Health Minister Rona Ambrose was in Montreal today to announce the launch of the Canadian Consortium on Neurodegeneration in Aging.
The hope is to bring together the expertise and talents of 340 researchers who are part of 20 teams across Canada that study what is a major public health issue worldwide.
The group will be headquartered at the Jewish General Hospital in Montreal.
Ambrose says the problem has dramatically increased over the years and will only get worse as the population ages.
The consortium is receiving $31.5 million from the federal government and several partners, as well as an additional, separate $24 million from partners in Ontario and Quebec.
"Dementia and dementia-related illnesses are only going to continue to increase to the point where they could very well overwhelm our health-care system when it comes to cost and care," Ambrose told reporters Wednesday.
"We've got to get ahead of it, we've got to look at prevention and we've got to focus on ways to support caregivers who are taking care of people with dementia."

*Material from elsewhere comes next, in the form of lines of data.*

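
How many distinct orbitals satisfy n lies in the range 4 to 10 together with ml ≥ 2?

Work shell by shell — for each n, count the (l, ml) pairs that satisfy ml ≥ 2:
n=4 → 3; n=5 → 6; n=6 → 10; n=7 → 15; n=8 → 21; n=9 → 28; n=10 → 36.
Total orbitals: 3 + 6 + 10 + 15 + 21 + 28 + 36 = 119.

119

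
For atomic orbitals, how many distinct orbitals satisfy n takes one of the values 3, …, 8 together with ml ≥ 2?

Count contributing orbitals for each principal shell:
n=3 → 1; n=4 → 3; n=5 → 6; n=6 → 10; n=7 → 15; n=8 → 21.
Total orbitals: 1 + 3 + 6 + 10 + 15 + 21 = 56.

56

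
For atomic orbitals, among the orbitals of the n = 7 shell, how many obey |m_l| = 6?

2

With n = 7 the allowed l are 0, 1, …, 6.
Per l-value: l=6 → 2.
Total orbitals: 2.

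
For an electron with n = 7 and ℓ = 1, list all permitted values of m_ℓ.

m_ℓ takes every integer from −ℓ to +ℓ. With ℓ = 1 that gives the 3 values -1, 0, 1.

-1, 0, 1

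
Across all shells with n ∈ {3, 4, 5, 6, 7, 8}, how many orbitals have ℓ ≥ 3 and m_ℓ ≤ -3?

35

Treat each shell separately and count matching orbitals:
n=4 → 1; n=5 → 3; n=6 → 6; n=7 → 10; n=8 → 15.
Total orbitals: 1 + 3 + 6 + 10 + 15 = 35.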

Funding recipients include:- Alberta Prion Research Institute $150,000.
- Alzheimer's Research UK $300,000.
- Alzheimer Society of Canada $4,050,000.
- Canadian Institutes of Health Research $21,650,000.

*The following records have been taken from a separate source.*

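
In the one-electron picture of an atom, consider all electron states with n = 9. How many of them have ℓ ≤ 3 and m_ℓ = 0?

8

With n = 9 the allowed ℓ are 0, 1, …, 8.
Contributions: ℓ=0 → 1; ℓ=1 → 1; ℓ=2 → 1; ℓ=3 → 1.
Orbitals: 1 + 1 + 1 + 1 = 4. Each orbital carries two spin states, so 4 × 2 = 8 states.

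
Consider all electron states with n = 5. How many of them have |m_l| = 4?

The n = 5 shell has l = 0 through 4; check each.
Orbitals with |m_l| = 4, by l: l=4 → 2.
Orbitals: 2. Each orbital carries two spin states, so 2 × 2 = 4 states.

4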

- Canadian Nurses Foundation $50,000.
- Fonds de recherche du Québec - SantéPfizer Canada $5,000,000.
- Michael Smith Foundation for Health Research $400,000.
- New Brunswick Health Research Foundation $1,080,000.
- Nova Scotia Health Research Foundation $125,000.
- Ontario Brain Institute $19,000,000.
- Robin and Barry Picov Foundation $500,000.
- Sanofi $2,500,000.
- Saskatchewan Health Research Foundation $500,000.
- Women's Brain Health Initiative $250,000.
According to the government, an estimated 747,000 Canadians were living with Alzheimer's disease or other forms of dementia in 2011.
In two decades, it is estimated that 1.4 million Canadians will have dementia, costing the economy almost $300 billion per year.
Ambrose will make another announcement on Thursday in Ottawa at the Canada-France Global Legacy Event, a two-day gathering of about 200 experts from G7 countries on dementia care and treatment, as well as ways of improving the lives of caregivers.